PBS remote Sync job hangs if cifs share is not available on start of scheduled task

dierochade

New Member
Apr 20, 2024
5
0
1
I have a second datastore that is mounted into pbs via fstab:

//ip.xxx.xxx.xxx/pbs /mnt/rechenrhino cifs credentials=/root/.smbcredentials/rechenrhino,uid=backup,gid=backup,vers=3.0,file_mode=0770,dir_mode=0770,nounix,noserverino,cache=none,nofail,x-systemd.automount,x-systemd.idle-timeout=600 0

This share is on a desktop windows machine that I use to duplicate my backups via a scheduled remote sync job.

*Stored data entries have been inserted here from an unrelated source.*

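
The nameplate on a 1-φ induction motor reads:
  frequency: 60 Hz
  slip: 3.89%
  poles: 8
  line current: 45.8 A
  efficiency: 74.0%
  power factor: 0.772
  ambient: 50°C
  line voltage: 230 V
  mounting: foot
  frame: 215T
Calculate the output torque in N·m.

P_in = V·I·cosφ = 230 × 45.8 × 0.772 = 8132 W
P_out = η·P_in = 0.74 × 8132 = 6018 W
n_s = 120×60/8 = 900 rpm; n = 900×(1−0.0389) = 865 rpm
ω = 2π×865/60 = 90.58 rad/s
τ = P_out/ω = 6018/90.58 = 66.4 N·m

66.4 N·m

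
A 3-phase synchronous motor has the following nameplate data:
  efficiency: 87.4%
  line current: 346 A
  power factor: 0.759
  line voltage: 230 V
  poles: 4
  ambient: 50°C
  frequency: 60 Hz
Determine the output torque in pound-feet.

358 lb·ft

P_in = √3·V·I·cosφ = 1.732 × 230 × 346 × 0.759 = 104615 W
P_out = η·P_in = 0.874 × 104615 = 91434 W
n = n_s = 120×60/4 = 1800 rpm (synchronous)
ω = 2π×1800/60 = 188.5 rad/s
τ = P_out/ω = 91434/188.5 = 485.1 N·m
In lb·ft: 485.1/1.356 = 358 lb·ft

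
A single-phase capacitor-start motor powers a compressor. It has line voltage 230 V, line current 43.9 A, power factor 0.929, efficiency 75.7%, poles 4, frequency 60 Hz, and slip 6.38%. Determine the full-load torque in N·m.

P_in = V·I·cosφ = 230 × 43.9 × 0.929 = 9380 W
P_out = η·P_in = 0.757 × 9380 = 7101 W
n_s = 120×60/4 = 1800 rpm; n = 1800×(1−0.0638) = 1685 rpm
ω = 2π×1685/60 = 176.5 rad/s
τ = P_out/ω = 7101/176.5 = 40.2 N·m

40.2 N·m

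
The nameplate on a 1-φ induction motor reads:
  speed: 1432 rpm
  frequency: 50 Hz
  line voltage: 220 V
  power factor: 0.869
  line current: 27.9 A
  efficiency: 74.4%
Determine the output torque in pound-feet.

P_in = V·I·cosφ = 220 × 27.9 × 0.869 = 5334 W
P_out = η·P_in = 0.744 × 5334 = 3968 W
n = 1432 rpm
ω = 2π×1432/60 = 150 rad/s
τ = P_out/ω = 3968/150 = 26.45 N·m
In lb·ft: 26.45/1.356 = 19.5 lb·ft

19.5 lb·ft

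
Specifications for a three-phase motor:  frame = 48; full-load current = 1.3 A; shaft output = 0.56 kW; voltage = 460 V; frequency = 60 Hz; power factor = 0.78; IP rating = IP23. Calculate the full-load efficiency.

69.3 %

P_out = 0.56 kW = 560 W
P_in = √3·V_L·I_L·cosφ = 1.732 × 460 × 1.3 × 0.78 = 808 W
η = P_out / P_in = 560 / 808 = 0.693 = 69.3%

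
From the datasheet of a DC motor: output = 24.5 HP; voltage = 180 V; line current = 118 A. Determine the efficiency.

86.0 %

P_out = 24.5 × 746 = 18277 W
P_in = V·I = 180 × 118 = 21240 W
η = P_out / P_in = 18277 / 21240 = 0.860 = 86.0%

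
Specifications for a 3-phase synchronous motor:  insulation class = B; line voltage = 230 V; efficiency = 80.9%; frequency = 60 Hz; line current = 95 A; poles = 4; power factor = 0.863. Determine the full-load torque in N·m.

140 N·m

P_in = √3·V·I·cosφ = 1.732 × 230 × 95 × 0.863 = 32660 W
P_out = η·P_in = 0.809 × 32660 = 26422 W
n = n_s = 120×60/4 = 1800 rpm (synchronous)
ω = 2π×1800/60 = 188.5 rad/s
τ = P_out/ω = 26422/188.5 = 140 N·m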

This seems to work as expected, if not the share is not available when the job is started. Then it hangs unfinished and infinitely, even if the mountpoint comes online.

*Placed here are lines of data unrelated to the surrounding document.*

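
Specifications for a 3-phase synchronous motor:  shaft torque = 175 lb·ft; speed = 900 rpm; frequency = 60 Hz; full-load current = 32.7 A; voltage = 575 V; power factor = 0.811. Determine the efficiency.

τ = 175 lb·ft × 1.356 = 237.3 N·m
ω = 2π × 900/60 = 94.25 rad/s; P_out = τω = 237.3 × 94.25 = 22366 W
P_in = √3·V_L·I_L·cosφ = 1.732 × 575 × 32.7 × 0.811 = 26411 W
η = P_out / P_in = 22366 / 26411 = 0.847 = 84.7%

84.7 %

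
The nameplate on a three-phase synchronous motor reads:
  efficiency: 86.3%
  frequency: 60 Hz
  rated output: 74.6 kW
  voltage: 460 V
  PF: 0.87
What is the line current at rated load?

P_out = 74.6 kW = 74600 W
P_in = P_out / η = 74600 / 0.863 = 86443 W
I_L = P_in / (√3·V_L·cosφ) = 86443 / (1.732 × 460 × 0.87) = 125 A

125 A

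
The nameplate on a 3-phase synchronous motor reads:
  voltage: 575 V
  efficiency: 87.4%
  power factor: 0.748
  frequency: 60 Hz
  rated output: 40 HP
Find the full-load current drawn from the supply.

45.8 A

P_out = 40 × 746 = 29840 W
P_in = P_out / η = 29840 / 0.874 = 34142 W
I_L = P_in / (√3·V_L·cosφ) = 34142 / (1.732 × 575 × 0.748) = 45.8 A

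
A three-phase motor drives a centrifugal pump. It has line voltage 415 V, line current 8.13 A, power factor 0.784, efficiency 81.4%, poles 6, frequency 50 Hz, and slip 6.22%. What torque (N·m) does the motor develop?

38 N·m

P_in = √3·V·I·cosφ = 1.732 × 415 × 8.13 × 0.784 = 4581 W
P_out = η·P_in = 0.814 × 4581 = 3729 W
n_s = 120×50/6 = 1000 rpm; n = 1000×(1−0.0622) = 938 rpm
ω = 2π×938/60 = 98.23 rad/s
τ = P_out/ω = 3729/98.23 = 38 N·m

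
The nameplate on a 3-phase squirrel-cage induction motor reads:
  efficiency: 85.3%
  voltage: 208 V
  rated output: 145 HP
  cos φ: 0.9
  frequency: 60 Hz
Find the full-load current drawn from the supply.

P_out = 145 × 746 = 108170 W
P_in = P_out / η = 108170 / 0.853 = 126811 W
I_L = P_in / (√3·V_L·cosφ) = 126811 / (1.732 × 208 × 0.9) = 391 A

391 A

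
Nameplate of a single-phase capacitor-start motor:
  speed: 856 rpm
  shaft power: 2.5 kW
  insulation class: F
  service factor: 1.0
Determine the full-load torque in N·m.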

The job log looks like this:

2025-04-18T12:45:00+02:00: Starting datastore sync job '-:localPBS:rechenrhinoPBS::s-793fadcc-01b6'
2025-04-18T12:45:00+02:00: task triggered by schedule '12:45'
2025-04-18T12:45:00+02:00: sync datastore 'rechenrhinoPBS' from 'localPBS'
2025-04-18T12:45:00+02:00: ----
2025-04-18T12:45:00+02:00: Syncing datastore 'localPBS', root namespace into datastore 'rechenrhinoPBS', root namespace
2025-04-18T12:45:00+02:00: found 12 groups to sync (out of 12 total)
2025-04-18T12:45:20+02:00: sync group ct/101 failed - group lock failed: Host is down (os error 112)
2025-04-18T12:45:20+02:00: create_locked_backup_group failed
2025-04-18T12:45:40+02:00: sync group ct/102 failed - group lock failed: Host is down (os error 112)
2025-04-18T12:45:40+02:00: create_locked_backup_group failed
2025-04-18T12:46:01+02:00: sync group ct/108 failed - group lock failed: Host is down (os error 112)
2025-04-18T12:46:01+02:00: create_locked_backup_group failed
2025-04-18T12:46:21+02:00: sync group ct/109 failed - group lock failed: Host is down (os error 112)
2025-04-18T12:46:21+02:00: create_locked_backup_group failed
2025-04-18T12:46:42+02:00: sync group ct/111 failed - group lock failed: Host is down (os error 112)
2025-04-18T12:46:42+02:00: create_locked_backup_group failed
2025-04-18T12:47:02+02:00: sync group ct/900 failed - group lock failed: Host is down (os error 112)
2025-04-18T12:47:02+02:00: create_locked_backup_group failed
2025-04-18T12:47:23+02:00: sync group ct/1005 failed - group lock failed: Host is down (os error 112)
2025-04-18T12:47:23+02:00: create_locked_backup_group failed
2025-04-18T12:47:43+02:00: sync group vm/103 failed - group lock failed: Host is down (os error 112)
2025-04-18T12:47:43+02:00: create_locked_backup_group failed
2025-04-18T12:48:04+02:00: sync group vm/104 failed - group lock failed: Host is down (os error 112)
2025-04-18T12:48:04+02:00: create_locked_backup_group failed
2025-04-18T12:48:24+02:00: sync group vm/105 failed - group lock failed: Host is down (os error 112)
2025-04-18T12:48:24+02:00: create_locked_backup_group failed
2025-04-18T12:48:45+02:00: sync group vm/110 failed - group lock failed: Host is down (os error 112)
2025-04-18T12:48:45+02:00: create_locked_backup_group failed
2025-04-18T12:49:05+02:00: sync group vm/116 failed - group lock failed: Host is down (os error 112)
2025-04-18T12:49:05+02:00: create_locked_backup_group failed
2025-04-18T12:49:05+02:00: Finished syncing root namespace, current progress: 11 groups, 0 snapshots

As you can see I run the job daily and it keeps all jobs open for the past days (was not at home, so machine was down all the time):
FireShot Capture 066 - pbs - Proxmox Backup Server - [pbs.zeeb24.de].png

I cant even manually stop the job from the gui by pressing the stop button, it just doesnt do anything. In this situation a manual trigger of the sync job doesnt go on either. After a reboot the jobs are gone and everything back to normal.
 
I do understand that it fails. But a mount point not accessible is nothing unusual, therefore an issue that the software can handle and should? Just throw a proper error and end the task. It’s a bug imo.